Establishing Best Practices Early On, And Maintaining Them
Optimal app operation will require a multi-tiered strategic approach leveraging known best practices with internal management practices that are sustainable. The idea is to get your team into a schedule that you can keep up perpetually. That schedule needs to include technology optimization and transition.
Basically, you’ve got to factor in future breakthroughs. In eighteen months computational ability will double again—according to Moore’s Law. The singularity approaches, but as of 2019, it’s still not here. Sure, IBM built a quantum computer. Certainly, cloud-based design apps are popular, and decentralized computing has begun to take over. But the singularity has yet to transpire.
Until that point, you need to have some sort of scrum strategy that keeps ahead of the market. Say, for example, you’ve got an app which was developed around the time of Apple’s first-generation iPhones. If you kept coding as it was then, the app would be almost beyond functionality today. First-generation iPhones came out over ten years ago. Tech has transitioned massively since.
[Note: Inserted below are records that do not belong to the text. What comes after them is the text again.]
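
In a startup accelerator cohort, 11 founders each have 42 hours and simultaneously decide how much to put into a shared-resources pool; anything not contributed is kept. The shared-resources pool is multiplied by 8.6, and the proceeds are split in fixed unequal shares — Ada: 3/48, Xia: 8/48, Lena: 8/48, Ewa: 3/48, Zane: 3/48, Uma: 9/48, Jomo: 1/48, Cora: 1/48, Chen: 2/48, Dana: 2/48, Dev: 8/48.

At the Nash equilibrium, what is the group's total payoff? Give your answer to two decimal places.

Player j's private return per contributed unit is 8.6 × (j's share). Contributing is weakly dominant for j when that share is at least 1/8.6 = 0.1163, and contributing 0 is dominant otherwise.
The shares above 0.1163 belong to Xia, Lena, Uma and Dev, contributing 42 each; the remaining 7 contribute 0. Total contributed: 168.
The shared-resources pool pays out 8.6 × 168 = 1444.80 in total (split across the unequal shares, but the aggregate is all that matters for the group sum).
The 7 free-riders keep 42 each, adding 294. Group total = 294 + 1444.80 = 1738.80.

1738.80 hours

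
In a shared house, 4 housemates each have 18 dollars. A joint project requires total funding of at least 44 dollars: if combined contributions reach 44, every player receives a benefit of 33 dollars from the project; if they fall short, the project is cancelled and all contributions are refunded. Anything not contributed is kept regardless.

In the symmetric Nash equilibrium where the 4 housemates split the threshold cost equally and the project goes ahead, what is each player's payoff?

Equal share of the threshold: 44/4 = 11.
At this profile no one gains by cutting their contribution: any cut drops the total below 44, the project is cancelled, contributions are refunded, and the deviator ends with 18, which is less than 18 − 11 + 33 = 40. Contributing more than 11 just wastes the excess. So contributing exactly 11 is a best response.
Each player's payoff: 18 − 11 + 33 = 40.

40 dollars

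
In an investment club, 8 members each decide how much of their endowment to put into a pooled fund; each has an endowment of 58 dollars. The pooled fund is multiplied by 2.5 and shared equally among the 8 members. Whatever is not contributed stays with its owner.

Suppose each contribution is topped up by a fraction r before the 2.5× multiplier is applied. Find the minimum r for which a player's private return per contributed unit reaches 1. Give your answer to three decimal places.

With matching at rate r, one contributed unit becomes (1 + r) in the pooled fund and returns 2.5 × (1 + r) / 8 to the contributor.
Setting this equal to 1: 1 + r = 8/2.5 = 3.2000.
So the minimum matching rate is r = 3.2000 − 1 = 2.200.

2.200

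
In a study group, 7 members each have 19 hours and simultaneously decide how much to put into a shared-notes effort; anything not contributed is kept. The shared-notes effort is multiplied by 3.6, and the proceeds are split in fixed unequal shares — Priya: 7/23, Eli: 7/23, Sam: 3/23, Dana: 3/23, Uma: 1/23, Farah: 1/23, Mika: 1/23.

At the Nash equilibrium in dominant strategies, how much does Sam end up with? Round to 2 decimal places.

Player j's private return per contributed unit is 3.6 × (j's share). Contributing is weakly dominant for j when that share is at least 1/3.6 = 0.2778, and contributing 0 is dominant otherwise.
Priya and Eli clear that bar, contributing 19 each; the remaining 5 contribute 0. Total contributed: 38.
Sam keeps 19 and receives 3.6 × 38 × 3/23 = 17.84 from the shared-notes effort, for a payoff of 36.84.

36.84 hours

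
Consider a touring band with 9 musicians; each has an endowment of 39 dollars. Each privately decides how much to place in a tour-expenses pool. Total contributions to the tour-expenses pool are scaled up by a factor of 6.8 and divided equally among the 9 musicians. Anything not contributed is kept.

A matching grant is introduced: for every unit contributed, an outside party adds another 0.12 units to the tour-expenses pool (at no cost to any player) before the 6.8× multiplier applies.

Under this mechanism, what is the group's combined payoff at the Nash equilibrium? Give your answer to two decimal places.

351.00 dollars

The effective private return is 6.8 × 1.12 / 9 = 0.8462, which is still under 1, so the mechanism doesn't change anyone's dominant strategy: zero contribution.
Everyone keeps their endowment and the group total is 9 × 39 = 351.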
Optimization, upgrade, updates, and error-correction need to be core to daily app management. Stay on top of it, and this won’t be so difficult. In fact, if you do your job right, it’s possible your team could manage multiple apps, keeping them balanced right on the cutting edge. Following are a best practices you might want to incorporate into management strategy.
1.Error Correction And Notification
It’s important to incorporate advanced error monitoring protocols into app management paradigms. As 2019 progresses, the more advanced, the better. You need to properly log your app’s operation. Whenever it malfunctions, there should be a note made, and it should be addressed as swiftly as possible in priority to other necessary app management needs.
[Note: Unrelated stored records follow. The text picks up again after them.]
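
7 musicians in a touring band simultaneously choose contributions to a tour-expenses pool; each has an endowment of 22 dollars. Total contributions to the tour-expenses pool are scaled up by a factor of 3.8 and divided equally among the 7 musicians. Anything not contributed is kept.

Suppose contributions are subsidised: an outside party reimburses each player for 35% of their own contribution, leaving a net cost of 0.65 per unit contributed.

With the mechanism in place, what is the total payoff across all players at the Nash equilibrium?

154.00 dollars

Even with the mechanism, each unit contributed returns only (3.8/7) / 0.65 = 0.8352 per unit of net cost, so contributing nothing is still dominant.
Everyone keeps their endowment and the group total is 7 × 22 = 154.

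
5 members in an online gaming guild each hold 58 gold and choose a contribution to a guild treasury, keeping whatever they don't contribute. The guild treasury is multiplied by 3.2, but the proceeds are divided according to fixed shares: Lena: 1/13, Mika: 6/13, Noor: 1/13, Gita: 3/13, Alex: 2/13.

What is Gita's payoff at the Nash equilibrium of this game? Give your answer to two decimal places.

A player with share s gets back 3.2·s per unit contributed, so full contribution is dominant for anyone with s > 1/3.2 = 0.3125 and zero contribution is dominant for anyone below.
The only share above 0.3125 is Mika's 6/13, contributing 58; the remaining 4 contribute 0. Total contributed: 58.
Gita keeps 58 and receives 3.2 × 58 × 3/13 = 42.83 from the guild treasury, for a payoff of 100.83.

100.83 gold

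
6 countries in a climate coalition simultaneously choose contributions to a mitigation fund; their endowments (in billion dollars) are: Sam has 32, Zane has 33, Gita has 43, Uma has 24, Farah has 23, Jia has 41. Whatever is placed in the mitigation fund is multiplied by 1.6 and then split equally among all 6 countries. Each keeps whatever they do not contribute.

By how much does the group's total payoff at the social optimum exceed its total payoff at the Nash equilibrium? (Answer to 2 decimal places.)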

The more advanced and definitive error monitoring solutions are, the better you can maintain your app at peak performance. Sometimes errors are the fault of a new upgrade, sometimes they’re a traffic spike, sometimes external cybercriminal elements are at fault. Whatever the case, you need to have reliable logging frameworks immediately available.
2. Consolidated Log Data
All log data needs to be automatically consolidated in a centralized location all members on your team have access to, and can access simultaneously without bogging down the system. This will require a minimum threshold as pertains to available bandwidth. A good solution many startups employ here is co-opting cloud computing.
Cloud computing makes it possible for smaller businesses to compete with larger ones in terms of technological capability. If you’ve got competing apps on the market run by startups similar to your own, it may be competitively necessary for you to have such a decentralized network framework in operation for app management purposes. Additionally, cloud monitoring solutions for apps are becoming ever more effective.
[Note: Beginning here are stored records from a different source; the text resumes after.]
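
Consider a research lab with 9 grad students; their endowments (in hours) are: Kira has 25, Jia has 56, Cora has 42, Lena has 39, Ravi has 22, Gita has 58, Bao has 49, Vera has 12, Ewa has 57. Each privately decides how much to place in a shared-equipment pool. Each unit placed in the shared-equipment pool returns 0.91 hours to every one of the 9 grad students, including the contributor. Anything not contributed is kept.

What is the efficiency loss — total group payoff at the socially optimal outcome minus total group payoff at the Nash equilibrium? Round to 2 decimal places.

The private return per contributed unit is 0.91 < 1 for everyone, so the Nash equilibrium is zero contribution and the group total is Σ E_j = 25 + 56 + 42 + 39 + 22 + 58 + 49 + 12 + 57 = 360.
Each contributed unit returns 8.190 to the group, so the social optimum is full contribution by everyone: group total = 8.190 × 360 = 2948.40.
Efficiency loss = (8.190 − 1) × 360 = 2588.40.

2588.40 hours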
3. Emphasis On Mobile Expansion, And Security
In 2018, for the first time, mobile internet interface outpaced desktop interface. It’s very unlikely those numbers will reverse any time soon. In all likelihood, mobile options will increase. But “mobile” doesn’t necessarily mean “stationary”. Technically, a thermostat with IoT capability can be used independent of location.
Mobile devices can interact with such “smarthome” tech from wherever they happen to be—provided there’s a web connection. Your startup needs to ensure applications are optimized for mobile utility, and that other avenues in the near future are considered as well. The smarthome market is good-sized and apt to expand as more secure solutions are developed.
On that note, cybercrime is a multi-trillion dollar industry which increases collateral to white-hat tech development. All apps need to be developed with security and backup strategies requisite to the dangers of the market. This is more true in 2019 than it was in 2018, and the expectation is that this state of affairs will continue.
Continuous App Management
Technology is in continuous development, and applications are so prevalent today they might as well be the modern equivalent of a startup’s business card. If you’re going to keep your app sustainable through 2019, and competitively viable beyond, you’ll need to establish reliable best practices now, and maintain them continuously.